Technologies: PySpark, Spark SQL, PostgreSQL, Apache Airflow, Amazon Web Services (AWS), Ansible, Git, Python, Scikit-learn, NumPy, Pandas, HyperOpt, Amazon Elastic MapReduce (EMR), Amazon S3 (AWS S3), Spark ML, Flask, Apache Superset, Google Data Studio, Continuous Delivery (CD), ETL, Data Science, SQL, Data Analysis, Dashboards, Data Visualization, Python 3, Predictive Modeling, Data Engineering

Data Scientist

2016 - 2018
Human Forecast
  • 作为公司唯一的技术人员独立工作.
  • 开发了几个基于机器学习的价值主张的PoC解决方案, 其中大部分可以在我的GitHub配置文件中找到.
  • 销售和开发了四个最终产品:一个用于市场研究的主题发现引擎, 一个实时的社会品牌形象观察站, an Edge AI handrail use advisor, 以及一个基于聊天机器人的智能合约解决方案,用于国际商务跟踪.
  • 与CEO一起制定售前策略.
  • 为空客等大公司做过几次产品演示, Navantia, Vall d'Hebron Hospital, and Cemex Ventures.
  • 在主题建模等不同领域工作过, human pose recognition, hyperspectral imaging, Edge AI, sentiment analysis, chatbots, smart contracts, data mining, dashboarding, and APIs.
Technologies: Python, Machine Learning, Google Cloud, Scikit-learn, Natural Language Toolkit (NLTK), OpenCV, Node.js, Git, TensorFlow, Pandas, NumPy, Raspberry Pi, Arduino, Solidity, Flask, Matplotlib, Bokeh, Plotly, D3.. js, Asyncio, superord, Apache HTTP Server, NGINX, Web3.js、SciPy、Beautiful Soup、Docker、Express.js, Tableau, GIS, C, Data Science, SQL, Dashboards, Data Analysis, Data Visualization, Product Leadership, Predictive Modeling

CTO

2014 - 2015
Ketekelo
  • 担任技术主管和全栈开发人员, 设置开发路线图并执行它, together with an intern student.
  • 实现了几个自定义WordPress/WooCommerce组件、API集成和一个抓取工具.
  • Pitched at multiple events. 被马德里当地政府评为最佳球场, 吸引了Kike Sarasola和Fundación等投资者的兴趣.
  • 获得IE商学院、兰萨德拉和马德里地方政府的加速项目.
Technologies: PHP, JavaScript, HTML, Linux Administration, WooCommerce, jQuery, Bootstrap, MySQL, Scraping, APIs, Ajax, SQL, Amazon Web Services (AWS), Product Leadership

市场研究主题发现引擎

http://github.com/danielperezr88/TOM
我创建的web服务由谷歌自定义搜索API之间的集成组成, a web scraper, and a topic modelling pipeline, 所有这些都通过交互式前端进行管理和消费. 该服务的特色是创建新的搜索词D3.每个搜索词和日期确定的不同主题的可视化, 以及不同聚合级别的导航(每天的主题重要性), Ngram importance per topic, article weight per topic, etc.). 取消了具有不同级别权限和访问文章的用户管理.

它允许用户定义对感兴趣字段的细粒度搜索, 跟踪每个领域发现的不同主题及其随时间的相关性, 如果在这个领域中出现了一个新的感兴趣的话题,你就会迅速发现.

物流Dapp:用于货运跟踪的智能合约聊天机器人应用程序

http://github.com/danielperezr88/logistics-dapp
我开发的一个应用程序,运行在传统的Coinbase Toshi(目前被Wallet取代)上。
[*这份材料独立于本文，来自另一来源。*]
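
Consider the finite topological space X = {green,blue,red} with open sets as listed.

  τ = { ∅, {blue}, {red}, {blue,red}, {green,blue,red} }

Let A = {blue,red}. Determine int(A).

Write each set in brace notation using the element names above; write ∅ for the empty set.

interior: largest open inside A is {blue,red} (from ∅, {red}, {blue}, {blue,red})

{blue,red}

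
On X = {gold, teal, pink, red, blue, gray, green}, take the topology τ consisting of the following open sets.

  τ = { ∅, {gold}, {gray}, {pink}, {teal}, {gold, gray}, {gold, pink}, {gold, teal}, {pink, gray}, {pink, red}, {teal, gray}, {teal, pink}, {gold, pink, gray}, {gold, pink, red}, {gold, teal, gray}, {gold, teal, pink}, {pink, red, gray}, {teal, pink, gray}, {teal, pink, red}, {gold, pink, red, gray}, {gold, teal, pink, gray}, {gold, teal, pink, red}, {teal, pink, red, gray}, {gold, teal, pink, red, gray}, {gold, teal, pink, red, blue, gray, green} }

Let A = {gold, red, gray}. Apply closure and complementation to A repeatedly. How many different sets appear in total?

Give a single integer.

cl via duality: int({teal, pink, blue, green}) = {teal, pink}, so X∖{teal, pink} = {gold, red, blue, gray, green}
Write k for closure, c for complement:
  1. A     = {gold, red, gray}
  2. kA    = {gold, red, blue, gray, green}
  3. cA    = {teal, pink, blue, green}
  4. ckA   = {teal, pink}
  5. kcA   = {teal, pink, red, blue, green}
  6. ckcA  = {gold, gray}
  7. kckcA = {gold, blue, gray, green}
  8. ckckcA = {teal, pink, red}
applying k or c yields no new set

8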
, 旨在支持和记录所有涉及国际货运的交易. 该应用程序的界面是完全对话的,并具有多方功能, role-based permissions, 以及整个过程的一步一步跟进.

The app is in the active MVP phase. It's been tested and proved useful, 但由于Coinbase的Dapp平台的变化以及与赞助商关系的中断,目前不支持.

扶手顾问:现场人体姿势跟踪相机,提高工人的安全

http://github.com/danielperezr88/idoonet-rpi-mvncs
我在一个边缘AI设备上工作,该设备装载了一个独立的人体姿势跟踪软件(一个来自FOSS姿势估计项目的修改叉),并由一个小的, low consumption computing unit, a camera attached, and optionally a warning lightbulb, a screen, and a sound system.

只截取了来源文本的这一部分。